We now turn to the merits of State Farm's appeal. State Farm contends the trial court erred by deeming the judgment against Steady satisfied. State Farm cites Peele v. Gillespie, 658 N.E.2d 954 (Ind.Ct.App.1995), trans. denied, for support. In Peele, Gillespie was injured in a motor vehicle accident while riding as a passenger in Peele's vehicle. Gillespie sued Peele and sought damages for his injuries, but Gillespie also filed an underinsured motorist claim with his insurer, Prudential Insurance Company of America. Prudential ultimately paid Gillespie $100,000 in underinsured motorist benefits. Thereafter, Peele argued any judgment entered against him and in favor of Gillespie should be set off by the $100,000 that Prudential paid to Gillespie as compensation for his injuries because to hold otherwise would allow Gillespie a double recovery. Id. at 956.
We disagreed with Peele, noting that insurance policies typically include a subrogation clause which provides that once an insured receives payment from a third-party tortfeasor, the insurer is entitled to reimbursement for the amount of benefits it previously paid to the insured. Thus, insureds typically do not end up with a double recovery. In Peele, however, Prudential missed its opportunity to subrogate Gillespie's proceeds because Prudential failed to abide by the requirements of its policy and statutory law, so Gillespie was in a position to possibly receive a double recovery. Despite this fact, we concluded, “Peele is not entitled to benefit from Gillespie's prudence in obtaining insurance coverage or from Prudential's failure to abide by its policy provisions and statutory law. Instead, we find it proper for the benefit to inure to Gillespie.” Id. at 959.

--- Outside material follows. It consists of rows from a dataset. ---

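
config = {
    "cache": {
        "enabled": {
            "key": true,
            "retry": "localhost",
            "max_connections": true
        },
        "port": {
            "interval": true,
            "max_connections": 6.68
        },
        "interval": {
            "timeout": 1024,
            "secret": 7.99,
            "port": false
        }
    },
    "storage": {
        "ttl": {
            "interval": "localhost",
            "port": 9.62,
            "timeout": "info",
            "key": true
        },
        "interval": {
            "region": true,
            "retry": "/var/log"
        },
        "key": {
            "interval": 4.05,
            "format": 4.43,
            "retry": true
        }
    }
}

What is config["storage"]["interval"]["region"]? True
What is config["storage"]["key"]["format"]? 4.43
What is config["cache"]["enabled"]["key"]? True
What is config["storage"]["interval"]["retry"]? "/var/log"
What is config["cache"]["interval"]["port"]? False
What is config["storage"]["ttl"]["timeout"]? "info"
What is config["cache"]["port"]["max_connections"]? 6.68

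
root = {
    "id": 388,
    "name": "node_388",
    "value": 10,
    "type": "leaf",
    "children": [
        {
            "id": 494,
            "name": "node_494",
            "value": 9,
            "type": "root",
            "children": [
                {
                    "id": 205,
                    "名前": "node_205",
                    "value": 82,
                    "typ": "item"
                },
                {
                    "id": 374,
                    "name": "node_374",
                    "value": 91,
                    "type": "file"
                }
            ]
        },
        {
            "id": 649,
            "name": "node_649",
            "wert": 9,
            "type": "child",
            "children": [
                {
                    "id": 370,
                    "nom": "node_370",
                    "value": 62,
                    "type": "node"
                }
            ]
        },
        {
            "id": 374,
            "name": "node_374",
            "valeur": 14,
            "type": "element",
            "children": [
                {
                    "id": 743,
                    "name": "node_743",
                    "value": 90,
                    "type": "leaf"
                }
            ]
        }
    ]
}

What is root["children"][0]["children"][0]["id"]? 205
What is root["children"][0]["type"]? "root"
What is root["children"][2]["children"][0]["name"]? "node_743"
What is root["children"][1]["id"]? 649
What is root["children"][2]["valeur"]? 14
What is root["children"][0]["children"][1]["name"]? "node_374"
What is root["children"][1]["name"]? "node_649"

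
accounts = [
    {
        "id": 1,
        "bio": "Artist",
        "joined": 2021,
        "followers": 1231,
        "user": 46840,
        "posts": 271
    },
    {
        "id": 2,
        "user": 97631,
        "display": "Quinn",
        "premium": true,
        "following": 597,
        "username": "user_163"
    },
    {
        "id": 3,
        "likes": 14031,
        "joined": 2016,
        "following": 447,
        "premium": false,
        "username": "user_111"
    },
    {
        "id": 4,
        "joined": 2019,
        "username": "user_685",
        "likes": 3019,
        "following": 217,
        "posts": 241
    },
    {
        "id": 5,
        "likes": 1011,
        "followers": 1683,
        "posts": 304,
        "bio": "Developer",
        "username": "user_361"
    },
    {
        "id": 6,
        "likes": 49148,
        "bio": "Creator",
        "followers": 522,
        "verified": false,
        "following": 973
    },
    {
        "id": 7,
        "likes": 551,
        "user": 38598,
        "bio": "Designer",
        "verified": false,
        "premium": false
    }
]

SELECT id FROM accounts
[1, 2, 3, 4, 5, 6, 7]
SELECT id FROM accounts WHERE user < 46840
[7]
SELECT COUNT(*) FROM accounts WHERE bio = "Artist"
1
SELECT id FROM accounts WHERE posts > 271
[5]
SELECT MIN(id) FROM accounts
1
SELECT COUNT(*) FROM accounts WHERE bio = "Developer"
1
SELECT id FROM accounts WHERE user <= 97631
[1, 2, 7]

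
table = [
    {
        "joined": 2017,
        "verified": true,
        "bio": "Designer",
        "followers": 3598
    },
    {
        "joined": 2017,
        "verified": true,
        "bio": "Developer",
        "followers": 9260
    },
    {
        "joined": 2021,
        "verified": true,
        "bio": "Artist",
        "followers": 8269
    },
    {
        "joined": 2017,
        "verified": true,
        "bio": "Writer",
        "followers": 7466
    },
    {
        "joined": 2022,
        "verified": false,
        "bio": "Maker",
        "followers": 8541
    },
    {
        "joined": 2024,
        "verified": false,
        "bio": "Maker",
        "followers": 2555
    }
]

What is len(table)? 6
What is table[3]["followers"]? 7466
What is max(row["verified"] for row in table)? True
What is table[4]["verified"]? False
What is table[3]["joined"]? 2017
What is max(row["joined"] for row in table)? 2024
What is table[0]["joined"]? 2017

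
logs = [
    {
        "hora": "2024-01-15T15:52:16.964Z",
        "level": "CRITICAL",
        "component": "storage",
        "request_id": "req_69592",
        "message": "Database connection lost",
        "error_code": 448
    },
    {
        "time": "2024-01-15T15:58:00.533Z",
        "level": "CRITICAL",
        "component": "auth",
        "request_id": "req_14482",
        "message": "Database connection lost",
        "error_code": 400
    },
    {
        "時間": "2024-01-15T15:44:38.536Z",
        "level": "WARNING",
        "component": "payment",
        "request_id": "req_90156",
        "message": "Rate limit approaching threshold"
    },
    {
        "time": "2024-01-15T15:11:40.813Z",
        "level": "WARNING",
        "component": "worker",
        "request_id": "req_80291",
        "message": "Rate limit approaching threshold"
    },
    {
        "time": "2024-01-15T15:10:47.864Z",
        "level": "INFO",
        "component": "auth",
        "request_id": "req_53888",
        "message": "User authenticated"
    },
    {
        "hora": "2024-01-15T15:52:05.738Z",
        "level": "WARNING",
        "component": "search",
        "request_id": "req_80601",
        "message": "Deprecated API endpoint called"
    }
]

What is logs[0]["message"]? "Database connection lost"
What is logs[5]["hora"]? "2024-01-15T15:52:05.738Z"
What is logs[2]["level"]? "WARNING"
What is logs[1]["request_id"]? "req_14482"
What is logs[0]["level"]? "CRITICAL"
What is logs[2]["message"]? "Rate limit approaching threshold"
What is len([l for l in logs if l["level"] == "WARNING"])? 3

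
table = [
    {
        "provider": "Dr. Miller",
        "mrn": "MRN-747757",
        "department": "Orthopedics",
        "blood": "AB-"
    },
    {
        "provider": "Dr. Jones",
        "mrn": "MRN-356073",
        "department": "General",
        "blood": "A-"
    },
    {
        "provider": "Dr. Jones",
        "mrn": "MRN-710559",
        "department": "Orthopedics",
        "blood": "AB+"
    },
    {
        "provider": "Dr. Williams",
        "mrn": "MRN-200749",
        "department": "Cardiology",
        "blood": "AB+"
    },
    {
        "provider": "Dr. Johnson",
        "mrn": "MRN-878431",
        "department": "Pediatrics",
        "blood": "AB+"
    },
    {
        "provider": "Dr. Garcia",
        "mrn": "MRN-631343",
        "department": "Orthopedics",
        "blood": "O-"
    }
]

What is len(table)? 6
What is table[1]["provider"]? "Dr. Jones"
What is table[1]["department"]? "General"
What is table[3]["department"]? "Cardiology"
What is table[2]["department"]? "Orthopedics"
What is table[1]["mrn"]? "MRN-356073"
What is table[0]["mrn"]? "MRN-747757"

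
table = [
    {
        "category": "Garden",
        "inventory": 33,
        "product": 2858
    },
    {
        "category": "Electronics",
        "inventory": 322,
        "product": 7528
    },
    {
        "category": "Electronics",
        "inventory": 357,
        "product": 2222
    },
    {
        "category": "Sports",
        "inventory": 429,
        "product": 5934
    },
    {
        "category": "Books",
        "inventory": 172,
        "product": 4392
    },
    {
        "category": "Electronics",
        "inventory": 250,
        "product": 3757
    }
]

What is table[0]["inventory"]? 33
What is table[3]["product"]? 5934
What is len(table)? 6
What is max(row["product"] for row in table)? 7528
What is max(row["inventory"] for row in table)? 429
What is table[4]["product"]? 4392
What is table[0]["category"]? "Garden"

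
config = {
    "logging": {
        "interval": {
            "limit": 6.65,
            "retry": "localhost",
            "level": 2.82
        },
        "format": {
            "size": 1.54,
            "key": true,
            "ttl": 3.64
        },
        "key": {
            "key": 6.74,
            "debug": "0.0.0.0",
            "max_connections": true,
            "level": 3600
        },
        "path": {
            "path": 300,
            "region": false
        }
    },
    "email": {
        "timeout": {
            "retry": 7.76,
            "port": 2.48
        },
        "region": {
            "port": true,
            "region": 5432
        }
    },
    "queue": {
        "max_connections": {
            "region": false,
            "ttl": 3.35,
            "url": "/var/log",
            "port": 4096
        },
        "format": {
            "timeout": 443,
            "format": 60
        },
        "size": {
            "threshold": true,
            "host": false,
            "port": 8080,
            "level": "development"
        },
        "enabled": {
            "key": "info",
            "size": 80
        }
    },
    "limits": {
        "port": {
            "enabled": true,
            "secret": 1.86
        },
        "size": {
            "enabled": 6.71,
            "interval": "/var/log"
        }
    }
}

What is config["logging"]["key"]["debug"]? "0.0.0.0"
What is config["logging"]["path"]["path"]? 300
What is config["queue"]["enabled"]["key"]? "info"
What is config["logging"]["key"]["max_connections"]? True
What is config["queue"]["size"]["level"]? "development"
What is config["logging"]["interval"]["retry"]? "localhost"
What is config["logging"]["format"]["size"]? 1.54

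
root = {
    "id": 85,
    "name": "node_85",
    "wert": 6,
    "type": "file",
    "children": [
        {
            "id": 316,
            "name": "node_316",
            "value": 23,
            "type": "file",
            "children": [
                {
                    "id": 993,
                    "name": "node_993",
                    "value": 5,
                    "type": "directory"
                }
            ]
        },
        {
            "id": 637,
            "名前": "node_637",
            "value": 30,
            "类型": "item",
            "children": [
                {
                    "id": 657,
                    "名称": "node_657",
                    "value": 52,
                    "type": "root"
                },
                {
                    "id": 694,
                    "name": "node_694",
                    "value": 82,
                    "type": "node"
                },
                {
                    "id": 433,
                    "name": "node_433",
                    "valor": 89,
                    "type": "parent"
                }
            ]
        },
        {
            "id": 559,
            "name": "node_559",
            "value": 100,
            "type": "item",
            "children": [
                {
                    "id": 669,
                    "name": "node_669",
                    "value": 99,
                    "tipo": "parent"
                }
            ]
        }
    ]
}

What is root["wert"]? 6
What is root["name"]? "node_85"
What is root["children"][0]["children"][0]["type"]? "directory"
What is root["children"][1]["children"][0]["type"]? "root"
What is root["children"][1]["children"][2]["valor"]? 89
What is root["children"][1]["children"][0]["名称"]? "node_657"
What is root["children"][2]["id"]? 559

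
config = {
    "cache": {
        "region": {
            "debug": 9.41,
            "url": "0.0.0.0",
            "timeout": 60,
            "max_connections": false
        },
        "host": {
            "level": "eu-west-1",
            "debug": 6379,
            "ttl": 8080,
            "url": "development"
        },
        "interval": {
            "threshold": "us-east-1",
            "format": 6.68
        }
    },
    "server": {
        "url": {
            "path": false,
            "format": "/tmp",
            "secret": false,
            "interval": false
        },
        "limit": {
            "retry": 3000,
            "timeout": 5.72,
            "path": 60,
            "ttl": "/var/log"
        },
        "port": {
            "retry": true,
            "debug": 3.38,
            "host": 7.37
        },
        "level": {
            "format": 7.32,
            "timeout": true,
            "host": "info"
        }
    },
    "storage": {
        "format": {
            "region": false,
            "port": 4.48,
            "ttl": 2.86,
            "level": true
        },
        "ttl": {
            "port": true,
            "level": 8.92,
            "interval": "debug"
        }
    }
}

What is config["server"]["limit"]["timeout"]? 5.72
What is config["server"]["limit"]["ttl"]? "/var/log"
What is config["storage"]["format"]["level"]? True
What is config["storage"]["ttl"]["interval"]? "debug"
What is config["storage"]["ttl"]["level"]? 8.92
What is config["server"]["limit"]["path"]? 60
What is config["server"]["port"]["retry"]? True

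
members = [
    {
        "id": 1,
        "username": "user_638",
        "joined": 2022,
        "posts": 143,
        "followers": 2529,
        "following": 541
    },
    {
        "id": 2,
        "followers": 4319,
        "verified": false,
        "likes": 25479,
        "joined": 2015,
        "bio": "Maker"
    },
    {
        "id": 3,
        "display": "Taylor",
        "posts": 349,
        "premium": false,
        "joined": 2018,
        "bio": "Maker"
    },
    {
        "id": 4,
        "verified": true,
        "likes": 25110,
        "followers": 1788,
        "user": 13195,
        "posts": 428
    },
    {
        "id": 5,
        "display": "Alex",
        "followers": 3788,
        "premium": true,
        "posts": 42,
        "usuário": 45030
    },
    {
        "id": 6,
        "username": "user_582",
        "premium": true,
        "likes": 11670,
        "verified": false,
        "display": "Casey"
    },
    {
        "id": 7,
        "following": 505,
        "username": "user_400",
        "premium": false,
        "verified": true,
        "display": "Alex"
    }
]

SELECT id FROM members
[1, 2, 3, 4, 5, 6, 7]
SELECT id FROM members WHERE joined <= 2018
[2, 3]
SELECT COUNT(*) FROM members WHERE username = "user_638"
1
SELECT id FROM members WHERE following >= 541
[1]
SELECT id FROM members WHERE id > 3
[4, 5, 6, 7]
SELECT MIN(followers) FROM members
1788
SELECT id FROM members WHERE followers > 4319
[]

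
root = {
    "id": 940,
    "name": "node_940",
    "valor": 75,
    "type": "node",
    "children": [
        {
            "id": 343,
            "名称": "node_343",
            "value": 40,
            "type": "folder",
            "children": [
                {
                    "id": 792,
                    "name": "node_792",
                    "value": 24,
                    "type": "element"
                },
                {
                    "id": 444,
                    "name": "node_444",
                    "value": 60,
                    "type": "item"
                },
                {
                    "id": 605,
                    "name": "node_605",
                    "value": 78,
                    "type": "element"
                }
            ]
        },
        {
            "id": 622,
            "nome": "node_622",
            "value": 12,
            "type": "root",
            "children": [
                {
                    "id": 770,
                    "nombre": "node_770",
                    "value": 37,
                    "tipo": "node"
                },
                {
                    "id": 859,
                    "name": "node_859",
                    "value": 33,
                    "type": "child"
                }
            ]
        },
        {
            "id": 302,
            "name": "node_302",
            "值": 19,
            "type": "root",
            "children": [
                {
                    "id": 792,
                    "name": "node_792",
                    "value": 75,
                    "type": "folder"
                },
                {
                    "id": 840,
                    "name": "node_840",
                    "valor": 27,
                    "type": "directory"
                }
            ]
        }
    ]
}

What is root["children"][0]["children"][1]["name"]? "node_444"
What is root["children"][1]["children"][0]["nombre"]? "node_770"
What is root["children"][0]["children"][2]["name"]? "node_605"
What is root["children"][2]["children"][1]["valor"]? 27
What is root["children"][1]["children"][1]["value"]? 33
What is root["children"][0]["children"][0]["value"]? 24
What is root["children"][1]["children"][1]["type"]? "child"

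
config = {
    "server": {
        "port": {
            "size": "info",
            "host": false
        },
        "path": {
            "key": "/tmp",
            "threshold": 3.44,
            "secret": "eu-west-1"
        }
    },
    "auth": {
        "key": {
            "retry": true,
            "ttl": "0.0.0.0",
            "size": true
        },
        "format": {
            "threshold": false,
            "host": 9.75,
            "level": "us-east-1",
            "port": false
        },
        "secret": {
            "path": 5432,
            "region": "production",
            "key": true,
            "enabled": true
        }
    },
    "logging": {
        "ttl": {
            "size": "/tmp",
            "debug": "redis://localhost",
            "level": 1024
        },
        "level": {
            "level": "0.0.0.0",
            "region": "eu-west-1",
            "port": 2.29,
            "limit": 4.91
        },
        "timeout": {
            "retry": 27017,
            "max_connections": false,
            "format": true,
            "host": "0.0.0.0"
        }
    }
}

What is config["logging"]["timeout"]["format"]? True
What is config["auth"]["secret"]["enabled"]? True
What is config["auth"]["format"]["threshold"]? False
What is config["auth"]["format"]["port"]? False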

Rather than moving for setoff, Steady moved the trial court to deem the judgment against him satisfied because Kern was paid underinsured motorist benefits by his insurer. Despite this difference, the principle remains the same. When an insurer compensates its insured due to a third party tortfeasor being underinsured, the third party tortfeasor's liability is not reduced. Rather, Indiana Code section 27–7–5–6(a) provides that the insurer may enforce its insured's right of recovery against the third-party tortfeasor, either in its own name or in the name of its insured, and that the insurer shall then be subrogated to the proceeds of any settlement or judgment that results.2 To allow a judgment entered against the third-party tortfeasor to be deemed satisfied due to the insurer's underinsured motorist payment to its insured would undermine the purpose of this statute. Thus, we conclude that when a judgment is entered against a third-party tortfeasor, said judgment is not satisfied when the plaintiff's insurer compensates the plaintiff due to the third-party tortfeasor's being underinsured. Steady is not entitled to benefit from Kern's carefulness and assiduousness in obtaining underinsured motorist insurance coverage. The trial court therefore erred in deeming the judgment against Steady satisfied.3
The judgment entered against Steady should not have been deemed satisfied due to State Farm's underinsured motorist coverage payment to Kern, and therefore the trial court erred. We reverse and remand to the trial court for further proceedings consistent with this opinion.
Reversed and remanded.
ROBB, Chief Judge.
BAKER, J., and BRADFORD, J., concur.